Abstract

Integrating electronic health records (EHR) into machine learning-driven clinical research and hospital applications is important, as it harnesses extensive and high-quality patient data to enhance outcome predictions and treatment personalization. Nonetheless, due to privacy and security concerns, the secondary purpose of EHR data is consistently governed and regulated, primarily for research intentions, thereby constraining researchers' access to EHR data. Generating synthetic EHR data with deep learning methods is a viable and promising approach to mitigate privacy concerns, offering not only a supplementary resource for downstream applications but also sidestepping the confidentiality risks associated with real patient data. While prior efforts have concentrated on EHR data synthesis, significant challenges persist in the domain of generating synthetic EHR data: balancing the heterogeneity of real EHR including temporal and non-temporal features, addressing the missing values and irregular measures, and ensuring the privacy of the real data used for model training.

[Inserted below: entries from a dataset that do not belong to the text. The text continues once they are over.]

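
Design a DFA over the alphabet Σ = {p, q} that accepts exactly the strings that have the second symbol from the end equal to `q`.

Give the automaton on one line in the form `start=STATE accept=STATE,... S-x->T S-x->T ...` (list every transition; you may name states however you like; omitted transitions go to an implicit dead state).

start=A accept=F,G A-p->B A-q->C B-p->D B-q->E C-p->F C-q->G D-p->D D-q->E E-p->F E-q->G F-p->D F-q->E G-p->F G-q->G

Because acceptance depends on a position counted from the end, the machine has to buffer the most recent 2 symbols. Make each state the string of the last up-to-2 symbols read; on input `x` shift the window left and append `x`. Accept when the buffered window has length 2 and begins with `q`.
A 7-state machine:
       p  q 
>  A   B  C 
   B   D  E 
   C   F  G 
   D   D  E 
   E   F  G 
 * F   D  E 
 * G   F  G 
(> = start, * = accepting)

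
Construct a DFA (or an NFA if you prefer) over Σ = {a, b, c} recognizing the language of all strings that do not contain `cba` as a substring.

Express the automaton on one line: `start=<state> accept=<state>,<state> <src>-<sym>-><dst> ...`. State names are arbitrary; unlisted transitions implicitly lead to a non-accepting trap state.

This is the complement of 'contains `cba`'. Use the same substring-matching states — q0 through q3 holding how much of `cba` has just been matched — but flip the accepting set: everything except the trap q3 accepts.
A 4-state machine:
        a   b   c  
>* q0   q0  q0  q1 
 * q1   q0  q2  q1 
 * q2   q3  q0  q1 
   q3   q3  q3  q3 
(> = start, * = accepting)

start=q0 accept=q0,q1,q2 q0-a->q0 q0-b->q0 q0-c->q1 q1-a->q0 q1-b->q2 q1-c->q1 q2-a->q3 q2-b->q0 q2-c->q1 q3-a->q3 q3-b->q3 q3-c->q3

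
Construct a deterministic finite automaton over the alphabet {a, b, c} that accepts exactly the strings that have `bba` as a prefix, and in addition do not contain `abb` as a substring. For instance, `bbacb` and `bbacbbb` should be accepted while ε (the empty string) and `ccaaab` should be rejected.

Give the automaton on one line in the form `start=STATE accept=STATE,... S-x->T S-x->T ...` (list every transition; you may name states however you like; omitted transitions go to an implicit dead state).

Build one automaton per condition and run them in lockstep. The first has 5 states tracking whether the input so far still matches the prefix `bba`; the second has 4 states tracking partial matches of the forbidden pattern `abb`. A product state is a pair (one from each), accepting exactly when both do.
11 states suffice.
          a    b    c  
>  S0     S1   S2   S3 
   S1     S1   S4   S3 
   S2     S1   S5   S3 
   S3     S1   S3   S3 
   S4     S1   S6   S3 
   S5     S7   S3   S3 
   S6     S6   S6   S6 
 * S7     S7   S8   S9 
 * S8     S7  S10   S9 
 * S9     S7   S9   S9 
   S10   S10  S10  S10 
(> = start, * = accepting)

start=S0 accept=S7,S8,S9 S0-a->S1 S0-b->S2 S0-c->S3 S1-a->S1 S1-b->S4 S1-c->S3 S2-a->S1 S2-b->S5 S2-c->S3 S3-a->S1 S3-b->S3 S3-c->S3 S4-a->S1 S4-b->S6 S4-c->S3 S5-a->S7 S5-b->S3 S5-c->S3 S6-a->S6 S6-b->S6 S6-c->S6 S7-a->S7 S7-b->S8 S7-c->S9 S8-a->S7 S8-b->S10 S8-c->S9 S9-a->S7 S9-b->S9 S9-c->S9 S10-a->S10 S10-b->S10 S10-c->S10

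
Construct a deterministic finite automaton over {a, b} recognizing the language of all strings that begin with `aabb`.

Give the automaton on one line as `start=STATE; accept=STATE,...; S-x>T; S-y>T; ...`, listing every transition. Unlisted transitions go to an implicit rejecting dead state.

start=q0; accept=q4; q0-a>q1; q0-b>q5; q1-a>q2; q1-b>q5; q2-a>q5; q2-b>q3; q3-a>q5; q3-b>q4; q4-a>q4; q4-b>q4; q5-a>q5; q5-b>q5

Check the first 4 symbols one by one: q0 through q3 record how many have matched `aabb` so far; any wrong symbol goes to the dead state q5. After all 4 match we enter the accepting sink q4.
A 6-state machine:
        a   b  
>  q0   q1  q5 
   q1   q2  q5 
   q2   q5  q3 
   q3   q5  q4 
 * q4   q4  q4 
   q5   q5  q5 
(> = start, * = accepting)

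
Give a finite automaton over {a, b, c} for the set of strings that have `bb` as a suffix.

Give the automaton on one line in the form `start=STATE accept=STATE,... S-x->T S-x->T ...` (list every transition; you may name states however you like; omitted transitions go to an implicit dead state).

start=s0 accept=s2 s0-a->s0 s0-b->s1 s0-c->s0 s1-a->s0 s1-b->s2 s1-c->s0 s2-a->s0 s2-b->s2 s2-c->s0

Let each state record the length of the longest suffix of the input read so far that is also a prefix of `bb`. s1 means the last symbol is `b`; s2 means the last 2 symbols are `bb`. Accept only at s2, where the string currently ends in `bb`.
With 3 states:
        a   b   c  
>  s0   s0  s1  s0 
   s1   s0  s2  s0 
 * s2   s0  s2  s0 
(> = start, * = accepting)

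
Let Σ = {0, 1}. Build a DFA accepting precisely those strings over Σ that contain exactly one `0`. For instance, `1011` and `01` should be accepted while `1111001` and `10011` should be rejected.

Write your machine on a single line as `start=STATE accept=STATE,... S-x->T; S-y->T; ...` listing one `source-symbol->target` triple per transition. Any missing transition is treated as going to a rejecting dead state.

Count `0`s, saturating at 2: state q0 means no `0` yet, q1 means one `0` seen, q2 means more than one. Each `0` increments (capped at q2); other symbols loop. Accept from {q1}.
        0   1  
>  q0   q1  q0 
 * q1   q2  q1 
   q2   q2  q2 
(> = start, * = accepting)

start=q0; accept=q1; q0-0->q1; q0-1->q0; q1-0->q2; q1-1->q1; q2-0->q2; q2-1->q2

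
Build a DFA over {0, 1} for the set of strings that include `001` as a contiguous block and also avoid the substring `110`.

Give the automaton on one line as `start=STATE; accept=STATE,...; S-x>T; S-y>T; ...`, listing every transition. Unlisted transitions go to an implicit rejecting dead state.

start=A; accept=F,G,H; A-0>B; A-1>C; B-0>D; B-1>C; C-0>B; C-1>E; D-0>D; D-1>F; E-0>E; E-1>E; F-0>G; F-1>H; G-0>G; G-1>F; H-0>E; H-1>H

Run two small machines in parallel and take their product. One (4 states) tracks whether and how much of `001` has been seen; the other (4 states) tracks partial matches of the forbidden pattern `110`. Each combined state is a pair, one component from each; accept when both components accept. Minimizing collapses redundant product states.
An 8-state machine:
       0  1 
>  A   B  C 
   B   D  C 
   C   B  E 
   D   D  F 
   E   E  E 
 * F   G  H 
 * G   G  F 
 * H   E  H 
(> = start, * = accepting)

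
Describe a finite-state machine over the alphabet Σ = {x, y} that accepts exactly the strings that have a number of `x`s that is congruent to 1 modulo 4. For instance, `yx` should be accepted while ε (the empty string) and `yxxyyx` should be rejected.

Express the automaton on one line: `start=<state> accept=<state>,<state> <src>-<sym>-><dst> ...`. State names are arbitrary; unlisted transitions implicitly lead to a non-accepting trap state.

start=S0 accept=S1 S0-x->S1 S0-y->S0 S1-x->S2 S1-y->S1 S2-x->S3 S2-y->S2 S3-x->S0 S3-y->S3

The only thing that matters is how many `x`s have appeared, reduced mod 4. Use one state per residue: S0 for 0, …, S3 for 3. Reading `x` moves to the next residue; anything else stays put. S1 is accepting.
4 states suffice.
        x   y  
>  S0   S1  S0 
 * S1   S2  S1 
   S2   S3  S2 
   S3   S0  S3 
(> = start, * = accepting)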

Existing works in this domain only focused on solving one or two aforementioned challenges. In this work, we propose IGAMT, an innovative framework to generate privacy-preserved synthetic EHR data that not only maintain high quality with heterogeneous features, missing values, and irregular measures but also balances the privacy-utility trade-off. Extensive experiments prove that IGAMT significantly outperforms baseline architectures in terms of visual resemblance and comparable performance in downstream applications. Ablation case studies also prove the effectiveness of the techniques applied in IGAMT.